Service Canada is presently issuing SINs in paper format (affirmation of SIN letter). Creation of the plastic SIN card has ceased, in any case, SIN cards that do not lapse and are at present available for use can still be used. There are specific documents needed when applying for a SIN, these documents depend on your status in Canada. If you’re a Canadian citizen, you’ll need to show but one of the following documents; a birth certificate, certificate of Canadian citizenship or a certificate of Indian status (this is for Aboriginal/native people). If you’re a permanent resident in Canada, you will need to supply the following documents; Permanent Resident card or confirmation OR confirmation of Permanent Residence and Visa counterfoil on Single Journey Document for Resettlement to Canada. Lastly, temporary Canadian residents need to show one of the following documents; work permit from Immigration, Refugees and Citizenship Canada or a study permit and perhaps a ‘confirmation to work off-campus and/or Diplomatic Identity Card. Remember your SIN is confidential and should only be used to income-related information.

Your Canadian Resume


You might be able to find a job all the more rapidly with a Canadian-style résumé. While Canadian résumés come in a wide range of formats, they share a few standards that you ought to think about.

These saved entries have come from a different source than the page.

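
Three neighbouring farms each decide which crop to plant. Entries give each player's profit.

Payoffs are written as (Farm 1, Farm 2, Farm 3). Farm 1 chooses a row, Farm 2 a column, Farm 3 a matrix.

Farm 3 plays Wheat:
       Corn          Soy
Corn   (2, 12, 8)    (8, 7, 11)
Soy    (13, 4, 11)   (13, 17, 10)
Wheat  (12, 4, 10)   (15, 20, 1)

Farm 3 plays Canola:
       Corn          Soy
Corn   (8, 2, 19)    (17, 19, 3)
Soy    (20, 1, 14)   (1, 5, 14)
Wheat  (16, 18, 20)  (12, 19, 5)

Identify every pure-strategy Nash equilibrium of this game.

Farm 1 against (Corn, Wheat): payoffs 2, 13, 12 → best response Soy.
Farm 1 against (Corn, Canola): payoffs 8, 20, 16 → best response Soy.
Farm 1 against (Soy, Wheat): payoffs 8, 13, 15 → best response Wheat.
Farm 1 against (Soy, Canola): payoffs 17, 1, 12 → best response Corn.
Farm 2 against (Corn, Wheat): payoffs 12, 7 → best response Corn.
Farm 2 against (Corn, Canola): payoffs 2, 19 → best response Soy.
Farm 2 against (Soy, Wheat): payoffs 4, 17 → best response Soy.
Farm 2 against (Soy, Canola): payoffs 1, 5 → best response Soy.
Farm 2 against (Wheat, Wheat): payoffs 4, 20 → best response Soy.
Farm 2 against (Wheat, Canola): payoffs 18, 19 → best response Soy.
Farm 3 against (Corn, Corn): payoffs 8, 19 → best response Canola.
Farm 3 against (Corn, Soy): payoffs 11, 3 → best response Wheat.
Farm 3 against (Soy, Corn): payoffs 11, 14 → best response Canola.
Farm 3 against (Soy, Soy): payoffs 10, 14 → best response Canola.
Farm 3 against (Wheat, Corn): payoffs 10, 20 → best response Canola.
Farm 3 against (Wheat, Soy): payoffs 1, 5 → best response Canola.
No profile is a mutual best response for all players.

This game has no pure Nash equilibrium.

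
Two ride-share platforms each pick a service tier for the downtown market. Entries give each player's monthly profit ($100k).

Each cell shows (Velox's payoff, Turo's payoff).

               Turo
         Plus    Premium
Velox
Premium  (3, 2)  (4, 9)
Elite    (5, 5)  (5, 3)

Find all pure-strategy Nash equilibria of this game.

The unique pure-strategy Nash equilibrium is (Elite, Plus).

Velox against Plus: payoffs 3, 5 → best response Elite.
Velox against Premium: payoffs 4, 5 → best response Elite.
Turo against Premium: payoffs 2, 9 → best response Premium.
Turo against Elite: payoffs 5, 3 → best response Plus.
Mutual best responses: (Elite, Plus).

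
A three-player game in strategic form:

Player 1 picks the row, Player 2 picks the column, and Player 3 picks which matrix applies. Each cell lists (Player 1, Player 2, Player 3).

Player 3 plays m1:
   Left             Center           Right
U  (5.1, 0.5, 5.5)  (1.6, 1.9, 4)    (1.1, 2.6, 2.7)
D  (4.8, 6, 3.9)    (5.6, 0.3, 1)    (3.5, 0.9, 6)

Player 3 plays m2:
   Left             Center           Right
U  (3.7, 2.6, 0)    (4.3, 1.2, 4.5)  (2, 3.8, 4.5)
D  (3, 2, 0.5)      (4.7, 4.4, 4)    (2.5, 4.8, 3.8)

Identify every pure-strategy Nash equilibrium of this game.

No pure-strategy Nash equilibrium.

(U, Left, m1): Player 2 can switch to Center (0.5 → 1.9). Not NE.
(U, Left, m2): Player 2 can switch to Right (2.6 → 3.8). Not NE.
(U, Center, m1): Player 1 can switch to D (1.6 → 5.6). Not NE.
(U, Center, m2): Player 1 can switch to D (4.3 → 4.7). Not NE.
(U, Right, m1): Player 1 can switch to D (1.1 → 3.5). Not NE.
(U, Right, m2): Player 1 can switch to D (2 → 2.5). Not NE.
(D, Left, m1): Player 1 can switch to U (4.8 → 5.1). Not NE.
(D, Left, m2): Player 1 can switch to U (3 → 3.7). Not NE.
(D, Center, m1): Player 2 can switch to Left (0.3 → 6). Not NE.
(D, Center, m2): Player 2 can switch to Right (4.4 → 4.8). Not NE.
(D, Right, m1): Player 2 can switch to Left (0.9 → 6). Not NE.
(D, Right, m2): Player 3 can switch to m1 (3.8 → 6). Not NE.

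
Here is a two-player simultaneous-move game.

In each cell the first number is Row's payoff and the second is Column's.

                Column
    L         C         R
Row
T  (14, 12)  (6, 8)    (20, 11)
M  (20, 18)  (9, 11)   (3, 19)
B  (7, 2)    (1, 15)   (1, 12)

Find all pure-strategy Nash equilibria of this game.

No pure-strategy Nash equilibrium.

Row against L: payoffs 14, 20, 7 → best response M.
Row against C: payoffs 6, 9, 1 → best response M.
Row against R: payoffs 20, 3, 1 → best response T.
Column against T: payoffs 12, 8, 11 → best response L.
Column against M: payoffs 18, 11, 19 → best response R.
Column against B: payoffs 2, 15, 12 → best response C.
No profile is a mutual best response for all players.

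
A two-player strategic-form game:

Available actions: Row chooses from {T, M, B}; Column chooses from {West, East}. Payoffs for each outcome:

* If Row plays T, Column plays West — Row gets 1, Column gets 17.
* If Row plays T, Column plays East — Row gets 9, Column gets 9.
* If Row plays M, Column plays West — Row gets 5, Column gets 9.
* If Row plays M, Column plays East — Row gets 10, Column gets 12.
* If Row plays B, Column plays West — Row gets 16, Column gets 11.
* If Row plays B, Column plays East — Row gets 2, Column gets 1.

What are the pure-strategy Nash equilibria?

The pure Nash equilibria are (M, East), (B, West).

For each strategy profile, look for a profitable unilateral deviation.
(T, West): Row can switch to M (1 → 5). Not NE.
(T, East): Row can switch to M (9 → 10). Not NE.
(M, West): Row can switch to B (5 → 16). Not NE.
(M, East): Row gets 10, best alternative 9; Column gets 12, best alternative 9. No profitable deviation — NE.
(B, West): Row gets 16, best alternative 5; Column gets 11, best alternative 1. No profitable deviation — NE.
(B, East): Row can switch to T (2 → 9). Not NE.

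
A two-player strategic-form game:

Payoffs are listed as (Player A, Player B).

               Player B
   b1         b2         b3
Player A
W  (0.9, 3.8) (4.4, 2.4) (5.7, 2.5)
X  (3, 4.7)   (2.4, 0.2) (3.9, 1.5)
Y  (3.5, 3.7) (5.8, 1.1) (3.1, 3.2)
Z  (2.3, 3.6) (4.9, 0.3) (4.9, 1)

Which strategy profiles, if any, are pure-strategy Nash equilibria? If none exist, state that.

Check each profile: it is a Nash equilibrium iff no player can strictly gain by switching unilaterally.
(W, b1): Player A can switch to X (0.9 → 3). Not NE.
(W, b2): Player A can switch to Y (4.4 → 5.8). Not NE.
(W, b3): Player B can switch to b1 (2.5 → 3.8). Not NE.
(X, b1): Player A can switch to Y (3 → 3.5). Not NE.
(X, b2): Player A can switch to W (2.4 → 4.4). Not NE.
(X, b3): Player A can switch to W (3.9 → 5.7). Not NE.
(Y, b1): Player A gets 3.5, best alternative 3; Player B gets 3.7, best alternative 3.2. No profitable deviation — NE.
(Y, b2): Player B can switch to b1 (1.1 → 3.7). Not NE.
(Y, b3): Player A can switch to W (3.1 → 5.7). Not NE.
(The remaining 3 profiles each have a profitable deviation by the same check.)

(Y, b1)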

Keep it short: Keep your résumé short. In Canada, a vast majority of people have a résumé that is 2 pages in length. Keep it to 1 page if you’ve just completed school or don't have a ton of experience.

Change your resume for specific jobs: Career specialists suggest that you tweak your résumé for every job, particularly at the beginning of your résumé. General or nonexclusive resumes don't work in today's labor market. For a few occupations, you can change a few sentences to concentrate on specific aptitudes and achievements. For others, you may require a new résumé.

Social Media: Numerous employers cross-reference your résumé with your online reputation. LinkedIn is a well-known business-related social site. When you upgrade your résumé, make a point to update your LinkedIn profile as well. Managers may likewise search for you on other social media platforms, for example, Facebook, Twitter, and blogs. First impressions are important, if you don’t want a potential employer to see something, don't make it publicly open or put it online by any means.

A few essential things your resume has to contain: Contact information, professional summary, work experience, education/professional development. Also, add any technical skills and volunteer experience or any community involvement.

General job listing websites


Job listing websites are the go-to for most job seekers. With online job searching, you’re able to get more done and apply for more jobs in a shorter period of time. Here are some of our most favored job listing websites:

  • Eluta- A job search engine that focuses on finding jobs from employer websites directly. You can search by region and catchphrases/keywords.
  • Ca - Search by occupation title and location. Postings originate from many employment sheets, daily newspaper classifieds, and business sites. Likewise incorporates entry-level positions. It is also accessible in French.
  • Job Bank - Offers clients free profession data, for example, job postings, educational necessities, and trends. From the Government of Canada.

Be sure to consistently stay up-to-date with the latest in immigration developments.